Fampridine & Walking

Prugger M, Berger T.Assessing the long-term clinical benefit of prolonged-release fampridine tablets in a real-world setting: a review of 67 cases.Patient Relat Outcome Meas. 2013 Oct 23;4:75-85. doi: 10.2147/PROM.S42957.

PURPOSE:To assess the long-term effects of prolonged-release (PR) fampridine tablets (dalfampridine extended release) in clinical practice in patients with multiple sclerosis (MS) with walking impairment.
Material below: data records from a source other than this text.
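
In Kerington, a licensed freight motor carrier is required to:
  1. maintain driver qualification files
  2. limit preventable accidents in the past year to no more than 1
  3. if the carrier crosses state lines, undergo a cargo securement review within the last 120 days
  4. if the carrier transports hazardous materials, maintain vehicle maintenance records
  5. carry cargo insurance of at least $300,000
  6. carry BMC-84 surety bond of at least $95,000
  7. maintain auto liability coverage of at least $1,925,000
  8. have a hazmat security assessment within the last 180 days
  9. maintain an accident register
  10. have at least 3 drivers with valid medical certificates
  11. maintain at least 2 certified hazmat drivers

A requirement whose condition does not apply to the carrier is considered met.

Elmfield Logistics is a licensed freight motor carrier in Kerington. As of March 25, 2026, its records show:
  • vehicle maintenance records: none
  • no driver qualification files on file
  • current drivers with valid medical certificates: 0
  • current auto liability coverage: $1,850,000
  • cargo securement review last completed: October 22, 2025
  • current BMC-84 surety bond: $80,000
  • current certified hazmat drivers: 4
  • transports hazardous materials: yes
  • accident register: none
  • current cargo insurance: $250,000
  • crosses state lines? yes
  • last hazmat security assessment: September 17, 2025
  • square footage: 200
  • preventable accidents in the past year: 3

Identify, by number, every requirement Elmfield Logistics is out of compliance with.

1, 2, 3, 4, 5, 6, 7, 8, 9, 10

1. driver qualification files absent → not met
2. preventable accidents in the past year 3 > 1 → not met
3. condition 'crosses state lines' holds; cargo securement review 154 days ago vs limit 120 → not met
4. condition 'transports hazardous materials' holds; vehicle maintenance records absent → not met
5. cargo insurance $250,000 < $300,000 → not met
6. BMC-84 surety bond $80,000 < $95,000 → not met
7. auto liability coverage $1,850,000 < $1,925,000 → not met
8. hazmat security assessment 189 days ago vs limit 180 → not met
9. accident register absent → not met
10. drivers with valid medical certificates 0 < 3 → not met
11. certified hazmat drivers 4 ≥ 2 → met
Not met: 1, 2, 3, 4, 5, 6, 7, 8, 9, 10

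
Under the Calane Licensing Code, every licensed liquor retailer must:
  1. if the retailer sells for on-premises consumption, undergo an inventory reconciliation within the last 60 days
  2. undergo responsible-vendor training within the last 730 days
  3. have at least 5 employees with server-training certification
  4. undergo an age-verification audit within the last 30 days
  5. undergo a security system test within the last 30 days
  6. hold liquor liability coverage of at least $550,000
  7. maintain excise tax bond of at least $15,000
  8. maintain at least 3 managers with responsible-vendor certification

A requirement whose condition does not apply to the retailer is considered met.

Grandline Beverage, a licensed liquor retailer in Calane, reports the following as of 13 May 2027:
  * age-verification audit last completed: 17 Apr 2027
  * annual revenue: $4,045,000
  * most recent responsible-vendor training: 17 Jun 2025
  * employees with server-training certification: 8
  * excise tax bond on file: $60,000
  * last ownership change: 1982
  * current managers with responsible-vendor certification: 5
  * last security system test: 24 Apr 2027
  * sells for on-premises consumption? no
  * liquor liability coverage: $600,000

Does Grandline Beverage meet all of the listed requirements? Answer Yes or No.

1. condition 'sells for on-premises consumption' does not hold → requirement n/a → met
2. responsible-vendor training 695 days ago vs limit 730 → met
3. employees with server-training certification 8 ≥ 5 → met
4. age-verification audit 26 days ago vs limit 30 → met
5. security system test 19 days ago vs limit 30 → met
6. liquor liability coverage $600,000 ≥ $550,000 → met
7. excise tax bond $60,000 ≥ $15,000 → met
8. managers with responsible-vendor certification 5 ≥ 3 → met
All met.

Yes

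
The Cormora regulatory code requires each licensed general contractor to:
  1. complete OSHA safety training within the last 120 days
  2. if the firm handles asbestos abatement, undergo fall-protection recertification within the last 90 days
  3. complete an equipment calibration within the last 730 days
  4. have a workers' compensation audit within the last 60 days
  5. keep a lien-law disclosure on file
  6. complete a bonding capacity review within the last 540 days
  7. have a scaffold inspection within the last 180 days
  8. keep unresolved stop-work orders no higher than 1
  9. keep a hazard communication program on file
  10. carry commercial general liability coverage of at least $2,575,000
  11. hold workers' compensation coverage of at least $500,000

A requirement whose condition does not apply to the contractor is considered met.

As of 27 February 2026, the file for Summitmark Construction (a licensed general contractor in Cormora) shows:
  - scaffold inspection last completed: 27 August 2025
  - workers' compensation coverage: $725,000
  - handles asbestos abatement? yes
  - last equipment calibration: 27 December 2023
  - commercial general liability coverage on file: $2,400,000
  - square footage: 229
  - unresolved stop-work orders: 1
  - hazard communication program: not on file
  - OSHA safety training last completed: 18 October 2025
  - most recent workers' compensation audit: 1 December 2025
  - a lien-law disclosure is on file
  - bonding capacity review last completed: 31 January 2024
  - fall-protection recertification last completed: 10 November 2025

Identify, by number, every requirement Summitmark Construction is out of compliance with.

1. OSHA safety training 132 days ago vs limit 120 → not met
2. condition 'handles asbestos abatement' holds; fall-protection recertification 109 days ago vs limit 90 → not met
3. equipment calibration 793 days ago vs limit 730 → not met
4. workers' compensation audit 88 days ago vs limit 60 → not met
5. lien-law disclosure present → met
6. bonding capacity review 758 days ago vs limit 540 → not met
7. scaffold inspection 184 days ago vs limit 180 → not met
8. unresolved stop-work orders 1 ≤ 1 → met
9. hazard communication program absent → not met
10. commercial general liability coverage $2,400,000 < $2,575,000 → not met
11. workers' compensation coverage $725,000 ≥ $500,000 → met
Not met: 1, 2, 3, 4, 6, 7, 9, 10

1, 2, 3, 4, 6, 7, 9, 10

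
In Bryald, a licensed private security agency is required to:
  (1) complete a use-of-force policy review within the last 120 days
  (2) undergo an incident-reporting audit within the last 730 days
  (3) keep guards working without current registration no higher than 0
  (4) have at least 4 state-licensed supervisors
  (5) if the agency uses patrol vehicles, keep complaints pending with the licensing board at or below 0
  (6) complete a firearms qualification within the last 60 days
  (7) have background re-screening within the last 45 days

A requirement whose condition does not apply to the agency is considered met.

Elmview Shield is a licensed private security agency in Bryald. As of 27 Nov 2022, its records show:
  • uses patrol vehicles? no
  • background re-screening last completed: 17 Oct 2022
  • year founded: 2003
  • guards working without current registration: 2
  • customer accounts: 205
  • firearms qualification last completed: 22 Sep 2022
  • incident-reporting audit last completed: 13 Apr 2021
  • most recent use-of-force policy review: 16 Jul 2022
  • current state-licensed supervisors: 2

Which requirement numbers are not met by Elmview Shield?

1, 3, 4, 6

1. use-of-force policy review 134 days ago vs limit 120 → not met
2. incident-reporting audit 593 days ago vs limit 730 → met
3. guards working without current registration 2 > 0 → not met
4. state-licensed supervisors 2 < 4 → not met
5. condition 'uses patrol vehicles' does not hold → requirement n/a → met
6. firearms qualification 66 days ago vs limit 60 → not met
7. background re-screening 41 days ago vs limit 45 → met
Not met: 1, 3, 4, 6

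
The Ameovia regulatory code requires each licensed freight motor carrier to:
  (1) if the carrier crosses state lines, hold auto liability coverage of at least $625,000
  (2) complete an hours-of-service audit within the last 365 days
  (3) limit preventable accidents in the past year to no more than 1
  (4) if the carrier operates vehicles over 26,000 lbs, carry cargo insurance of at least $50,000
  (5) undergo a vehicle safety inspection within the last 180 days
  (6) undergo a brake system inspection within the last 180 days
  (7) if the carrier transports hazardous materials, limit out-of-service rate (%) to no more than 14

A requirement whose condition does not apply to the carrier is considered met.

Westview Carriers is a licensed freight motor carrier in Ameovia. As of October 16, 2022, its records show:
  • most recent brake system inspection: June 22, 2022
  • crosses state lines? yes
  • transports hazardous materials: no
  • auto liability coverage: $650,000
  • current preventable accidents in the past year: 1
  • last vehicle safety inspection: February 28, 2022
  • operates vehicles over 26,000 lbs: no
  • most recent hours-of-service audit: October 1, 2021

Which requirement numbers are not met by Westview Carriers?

1. condition 'crosses state lines' holds; auto liability coverage $650,000 ≥ $625,000 → met
2. hours-of-service audit 380 days ago vs limit 365 → not met
3. preventable accidents in the past year 1 ≤ 1 → met
4. condition 'operates vehicles over 26,000 lbs' does not hold → requirement n/a → met
5. vehicle safety inspection 230 days ago vs limit 180 → not met
6. brake system inspection 116 days ago vs limit 180 → met
7. condition 'transports hazardous materials' does not hold → requirement n/a → met
Not met: 2, 5

2, 5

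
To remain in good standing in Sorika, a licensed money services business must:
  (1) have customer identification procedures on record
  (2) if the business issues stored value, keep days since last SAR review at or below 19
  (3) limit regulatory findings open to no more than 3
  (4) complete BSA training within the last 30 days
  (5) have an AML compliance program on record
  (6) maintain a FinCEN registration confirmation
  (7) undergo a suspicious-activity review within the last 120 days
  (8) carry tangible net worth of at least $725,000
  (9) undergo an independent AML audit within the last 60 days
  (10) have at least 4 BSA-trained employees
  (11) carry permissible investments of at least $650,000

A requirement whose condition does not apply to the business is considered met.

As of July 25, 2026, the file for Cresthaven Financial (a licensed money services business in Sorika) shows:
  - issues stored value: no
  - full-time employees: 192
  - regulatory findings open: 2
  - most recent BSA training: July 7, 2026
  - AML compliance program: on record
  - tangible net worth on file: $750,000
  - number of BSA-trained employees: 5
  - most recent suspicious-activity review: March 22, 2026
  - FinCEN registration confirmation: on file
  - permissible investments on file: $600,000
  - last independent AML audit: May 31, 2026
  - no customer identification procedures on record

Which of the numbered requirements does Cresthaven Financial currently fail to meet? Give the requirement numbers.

1, 7, 11

1. customer identification procedures absent → not met
2. condition 'issues stored value' does not hold → requirement n/a → met
3. regulatory findings open 2 ≤ 3 → met
4. BSA training 18 days ago vs limit 30 → met
5. AML compliance program present → met
6. FinCEN registration confirmation present → met
7. suspicious-activity review 125 days ago vs limit 120 → not met
8. tangible net worth $750,000 ≥ $725,000 → met
9. independent AML audit 55 days ago vs limit 60 → met
10. BSA-trained employees 5 ≥ 4 → met
11. permissible investments $600,000 < $650,000 → not met
Not met: 1, 7, 11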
PATIENTS AND METHODS:MS patients with walking impairment deemed candidates for treatment with PR-fampridine tablets were included in this case series. Clinical assessments included the Expanded Disability Status Scale (EDSS), Timed 25-Foot Walk (T25FW), 12-item Multiple Sclerosis Walking Scale (MSWS-12), EuroQoL-5D, and the Fatigue Severity Scale (FSS). The T25FW was videotaped at each visit. Assessments were performed at baseline and after 4 weeks of treatment with PR-fampridine tablets 10 mg twice daily. Clinical benefit of treatment was defined as any improvement in T25FW or MSWS-12 score at 4 weeks. Patients who demonstrated clinical benefit continued treatment and were assessed at 3 and 6 months.
RESULTS:Among all patients (N = 67; mean MS duration, 16.5 years; mean EDSS score, 4.8; mean T25FW, 13.9 seconds), 65, 52, and 48 completed the 4-week, 3-month, and 6-month visits, respectively. After 4 weeks, 50.7% and 32.8% of patients walked ≥10% and ≥20% faster, respectively; and in 65.7% of patients, MSWS-12 scores improved. Three patients experienced adverse events (nausea, n = 2, insomnia, n = 1) that resulted in discontinuation of treatment. After 6 months, 38.8% and 16.4% of patients walked ≥10% and ≥20% faster versus baseline, respectively; and in 59.7% of patients, MSWS-12 scores improved. Among patients who demonstrated clinical benefit of treatment at 6 months, FSS scores improved on average by 1 point and MSWS-12 scores by 10 points. Three case studies showing different outcomes of PR-fampridine treatment are detailed with a visual depiction of the changes observed.
CONCLUSION:In this case series, a proportion of patients demonstrated a clinical benefit of PR-fampridine treatment on walking. Determining which patients derive benefit from PR-fampridine is an important aspect of treatment. A range of clinical and patient-reported factors should be considered when assessing the clinical benefit of PR-fampridine treatment in MS patients

As we already know fampridine does not work for every body and in the real life phase IV post-marketing stage this can be seen to be the case here and this is the case over time. So it is not the wonder drug for all.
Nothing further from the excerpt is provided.